We focused our attention on FCGRIIB, a receptor of the FCGR family that plays an important role in the immune cell activation, balancing immunoprotection and immunopathology [30]. FCGRs are glycoproteins that bind the Fc component of IgG. FCGRIIB length is 310 aminoacids, and because of its tertiary structure–with one intracellular, one extracellular and one transmembrane domain–the protein localizes in the plasma membrane [31, 32]. FCGRIIB is widely expressed on immune cells, including monocytes, neutrophils, macrophages, basophils, eosinophils and B-cells [33-35] and plays an inhibitory role, preventing an inappropriate activation of immune cells in the absence of antigens [15]. Interestingly, FCGRIIB is associated with the accumulation of amyloid beta in 3xTg-AD mice, suggesting its possible involvement in AD [22]. FCGRIIB is characterized by several polymorphisms and recent results indicated that the SNP rs1050501 (I232T), located in exon 5, is associated with autoimmune diseases [36]. Although no differences were observed in FCGRIIB genotype distribution in our study population, we found an association between rs1050501 and IgG3 distribution in MCI, i.e. MCI individuals carrying the FCGRIIB TT genotype were much more likely to express HSV-1-specific IgG3 antibodies compared those carrying the CT genotype.

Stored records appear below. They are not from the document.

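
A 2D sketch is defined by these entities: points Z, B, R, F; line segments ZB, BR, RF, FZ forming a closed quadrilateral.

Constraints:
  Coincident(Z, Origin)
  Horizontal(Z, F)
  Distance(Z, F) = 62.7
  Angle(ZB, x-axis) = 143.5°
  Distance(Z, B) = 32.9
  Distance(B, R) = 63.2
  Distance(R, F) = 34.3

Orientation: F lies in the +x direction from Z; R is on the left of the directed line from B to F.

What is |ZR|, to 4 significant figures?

42.97

Z is at the origin; ZF is horizontal with |ZF| = 62.7 and F in +x, so F = (62.7, 0). ZB runs at 143.5° with |ZB| = 32.9, so B = (-26.45, 19.57). R is determined by |BR| = 63.2 and |RF| = 34.3 together: it lies at the intersection of circle(B, 63.2) and circle(F, 34.3). With |BF| = 91.27, the foot of the radical line on BF is 61.07 from B and the perpendicular offset is √(63.2² − 61.07²) = 16.26. Taking the left-of-BF solution: R = (36.69, 22.36).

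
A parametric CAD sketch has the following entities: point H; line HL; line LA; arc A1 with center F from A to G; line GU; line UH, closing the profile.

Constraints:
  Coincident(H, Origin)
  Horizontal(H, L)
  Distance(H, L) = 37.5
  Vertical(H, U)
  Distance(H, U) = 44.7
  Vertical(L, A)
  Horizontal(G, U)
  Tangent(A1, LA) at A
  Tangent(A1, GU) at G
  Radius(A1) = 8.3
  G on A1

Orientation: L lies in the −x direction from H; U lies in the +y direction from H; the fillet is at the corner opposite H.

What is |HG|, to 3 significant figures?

53.4

H is at the origin; HL is horizontal with |HL| = 37.5 and L on the −x side, so L = (-37.5, 0.00). HU is vertical with |HU| = 44.7 and U on the +y side, so U = (0.00, 44.7). The virtual corner opposite H is at (-37.5, 44.7). Since A1 is tangent to LA there, FA ⟂ LA and since A1 is tangent to GU there, FG ⟂ GU, with radius 8.3, so the center F sits 8.3 in from both sides at F = (-29.2, 36.4). That places the tangent points at A = (-37.5, 36.4) on LA and G = (-29.2, 44.7) on GU. Then |HG| = |G − H| = 53.4.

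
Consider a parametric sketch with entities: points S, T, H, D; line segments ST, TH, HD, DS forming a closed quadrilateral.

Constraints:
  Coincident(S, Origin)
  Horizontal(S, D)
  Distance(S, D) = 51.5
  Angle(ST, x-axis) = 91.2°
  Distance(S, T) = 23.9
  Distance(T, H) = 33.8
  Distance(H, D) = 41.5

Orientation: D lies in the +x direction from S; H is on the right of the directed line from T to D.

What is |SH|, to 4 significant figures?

13.40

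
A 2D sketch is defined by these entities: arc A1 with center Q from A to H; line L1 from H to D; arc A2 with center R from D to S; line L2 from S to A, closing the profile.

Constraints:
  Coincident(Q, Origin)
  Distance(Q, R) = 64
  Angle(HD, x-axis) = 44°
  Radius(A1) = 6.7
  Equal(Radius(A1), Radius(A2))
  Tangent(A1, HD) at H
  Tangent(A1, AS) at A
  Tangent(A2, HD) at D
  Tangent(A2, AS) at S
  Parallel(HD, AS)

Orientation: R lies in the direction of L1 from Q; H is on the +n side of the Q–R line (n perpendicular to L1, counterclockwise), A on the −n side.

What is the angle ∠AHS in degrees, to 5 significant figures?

78.175°

Tangency of A1 to both parallel lines with radius 6.7 puts H and A at Q ± 6.7·n: H = (-4.6542, 4.8196), A = (4.6542, -4.8196). Equal radii place D and S the same way about R: D = R + 6.7·n = (41.384, 49.278), S = R − 6.7·n = (50.692, 39.639). Then cos ∠AHS = HA·HS / (|HA||HS|), giving 78.175°.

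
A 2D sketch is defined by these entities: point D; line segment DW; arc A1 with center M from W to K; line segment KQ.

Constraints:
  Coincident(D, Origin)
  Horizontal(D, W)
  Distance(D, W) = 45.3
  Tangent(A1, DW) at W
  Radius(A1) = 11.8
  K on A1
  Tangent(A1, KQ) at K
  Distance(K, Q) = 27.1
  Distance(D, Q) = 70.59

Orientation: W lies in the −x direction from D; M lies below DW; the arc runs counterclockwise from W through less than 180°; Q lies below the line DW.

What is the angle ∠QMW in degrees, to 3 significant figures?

151°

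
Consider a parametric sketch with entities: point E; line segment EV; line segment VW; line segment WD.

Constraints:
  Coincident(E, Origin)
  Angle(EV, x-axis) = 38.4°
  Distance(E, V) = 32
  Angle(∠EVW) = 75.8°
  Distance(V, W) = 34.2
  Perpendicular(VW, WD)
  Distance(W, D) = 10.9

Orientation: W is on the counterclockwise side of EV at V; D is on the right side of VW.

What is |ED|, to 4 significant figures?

49.52

∠EVW = 75.8°, so VW runs at 38.4° + (180° − 75.8°) = 142.6° from the x-axis; with |VW| = 34.2, W = V + 34.2·(cos 142.6°, sin 142.6°) = (-2.091, 40.65). VW ⟂ WD; with |WD| = 10.9 on the right of VW, D = W + 10.9·(0.6074, 0.7944) = (4.530, 49.31). Then |ED| = |D − E| = 49.52.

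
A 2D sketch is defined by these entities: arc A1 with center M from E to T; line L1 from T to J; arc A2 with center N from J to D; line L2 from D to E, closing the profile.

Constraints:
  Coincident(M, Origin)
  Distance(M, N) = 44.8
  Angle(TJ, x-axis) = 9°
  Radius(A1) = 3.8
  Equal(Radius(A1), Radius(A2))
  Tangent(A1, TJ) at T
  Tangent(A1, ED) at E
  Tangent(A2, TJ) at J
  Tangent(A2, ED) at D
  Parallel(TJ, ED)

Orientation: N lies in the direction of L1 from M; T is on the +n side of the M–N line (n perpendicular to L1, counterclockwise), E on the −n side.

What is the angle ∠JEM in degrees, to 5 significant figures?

80.372°

The slot axis is L1's direction at 9.0°, so u = (cos 9.0°, sin 9.0°) = (0.98769, 0.15643) and n = (−sin 9.0°, cos 9.0°) = (-0.15643, 0.98769). M is at the origin and N lies 44.8 along u from M, so N = 44.8·u = (44.248, 7.0083). Tangency of A1 to both parallel lines with radius 3.8 puts T and E at M ± 3.8·n: T = (-0.59445, 3.7532), E = (0.59445, -3.7532). Equal radii place J and D the same way about N: J = N + 3.8·n = (43.654, 10.761), D = N − 3.8·n = (44.843, 3.2550). Then cos ∠JEM = EJ·EM / (|EJ||EM|), giving 80.372°.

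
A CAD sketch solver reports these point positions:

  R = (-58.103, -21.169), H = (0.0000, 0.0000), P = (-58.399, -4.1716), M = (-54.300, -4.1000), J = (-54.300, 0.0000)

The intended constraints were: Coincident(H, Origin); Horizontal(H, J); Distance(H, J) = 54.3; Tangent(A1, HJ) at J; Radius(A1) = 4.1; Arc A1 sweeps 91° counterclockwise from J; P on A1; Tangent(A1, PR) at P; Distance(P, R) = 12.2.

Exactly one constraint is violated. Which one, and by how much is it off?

Distance(P, R) = 12.2 — off by 4.80.

H = (0.00, 0.00) ✓; H.y = 0.00, J.y = 0.00 ✓; |HJ| = 54.30 ✓; ∠(MJ, JH) = 90.00° ✓; |MJ| = 4.100 ✓; bearing(M→P) − bearing(M→J) = 91.00° ✓; |MP| = 4.100 ✓; ∠(MP, PR) = 90.00° ✓; |PR| = 17.00 ✗.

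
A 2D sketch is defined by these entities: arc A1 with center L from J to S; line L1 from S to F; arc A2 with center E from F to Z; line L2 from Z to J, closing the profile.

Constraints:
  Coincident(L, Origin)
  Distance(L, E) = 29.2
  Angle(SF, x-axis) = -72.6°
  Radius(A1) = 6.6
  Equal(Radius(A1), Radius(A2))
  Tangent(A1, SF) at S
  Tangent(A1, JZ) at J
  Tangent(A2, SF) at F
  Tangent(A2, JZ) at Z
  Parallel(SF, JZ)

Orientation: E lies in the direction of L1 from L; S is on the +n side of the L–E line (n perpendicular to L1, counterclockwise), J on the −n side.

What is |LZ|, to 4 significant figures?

29.94

The slot axis is L1's direction at -72.6°, so u = (cos -72.6°, sin -72.6°) = (0.2990, -0.9542) and n = (−sin -72.6°, cos -72.6°) = (0.9542, 0.2990). L is at the origin and E lies 29.2 along u from L, so E = 29.2·u = (8.732, -27.86). Tangency of A1 to both parallel lines with radius 6.6 puts S and J at L ± 6.6·n: S = (6.298, 1.974), J = (-6.298, -1.974). Equal radii place F and Z the same way about E: F = E + 6.6·n = (15.03, -25.89), Z = E − 6.6·n = (2.434, -29.84). Then |LZ| = |Z − L| = 29.94.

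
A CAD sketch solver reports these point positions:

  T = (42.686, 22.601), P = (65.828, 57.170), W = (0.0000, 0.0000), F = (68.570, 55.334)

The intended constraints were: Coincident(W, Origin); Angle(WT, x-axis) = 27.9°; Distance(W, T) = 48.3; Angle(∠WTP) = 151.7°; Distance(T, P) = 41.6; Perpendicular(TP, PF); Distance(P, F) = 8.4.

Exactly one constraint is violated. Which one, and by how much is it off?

Distance(P, F) = 8.4 — off by 5.10.

W = (0.00, 0.00) ✓; WT at 27.90° ✓; |WT| = 48.30 ✓; ∠WTP = 151.7° ✓; |TP| = 41.60 ✓; ∠(TP, PF) = 90.01° ✓; |PF| = 3.300 ✗.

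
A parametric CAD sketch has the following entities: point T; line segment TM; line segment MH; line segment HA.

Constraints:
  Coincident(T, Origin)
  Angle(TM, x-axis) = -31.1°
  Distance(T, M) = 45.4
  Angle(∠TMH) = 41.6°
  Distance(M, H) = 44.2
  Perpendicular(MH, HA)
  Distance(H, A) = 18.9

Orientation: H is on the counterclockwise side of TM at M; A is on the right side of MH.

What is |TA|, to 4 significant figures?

50.10

T is at the origin; TM runs at -31.1° with length 45.4, so M = 45.4·(cos -31.1°, sin -31.1°) = (38.87, -23.45). ∠TMH = 41.6°, so MH runs at -31.1° + (180° − 41.6°) = 107.3° from the x-axis; with |MH| = 44.2, H = M + 44.2·(cos 107.3°, sin 107.3°) = (25.73, 18.75). MH ⟂ HA; with |HA| = 18.9 on the right of MH, A = H + 18.9·(0.9548, 0.2974) = (43.78, 24.37). Then |TA| = |A − T| = 50.10.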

HSV-1 evades the host immune response by binding all IgG subclasses, except for IgG3, with a viral Fc receptor. The more common detection of HSV-1-specific IgG3 in MCI suggests that these individuals try to suppress HSV-1 reactivation by increasing the expression of the IgG3 subclass, the only one which mounts an effective antiviral immune response. Results herein allow to speculate that in MCI the ability to block the viral reactivation is due not only to IgG3 production but probably depends on the FCGRIIB rs1050501 genotype.

Further analyses with a larger cohort, as well as a longer clinical follow-up to verify if and when MCI and in particular, MCI carrying FCGRIIB TT genotype, will develop AD, and if the correlation with IgG3 in these converted patients remains significant, will be necessary to further confirm these data.

Moreover, future studies are needed to shed light on the mechanism linking FCGR polymorphisms, in particular FCGRIIB rs1050501, and IgG3. Thus, it will be important to verify whether FCGR polymorphisms leading to aminoacidic variants (i.e. FCGRIIB rs1050501 to I232T variant) could affect the protein structural conformation, possibly influencing signalling pathways and Ab affinity for antigens.

Conclusion

Findings of the present work offer further support for HSV-1 being a factor in the pathogenesis of AD: all together these results suggest, for the first time, the presence of an association between HSV-1 humoral immune responses and FCGRIIB rs1050501 SNP in the setting of MCI and AD.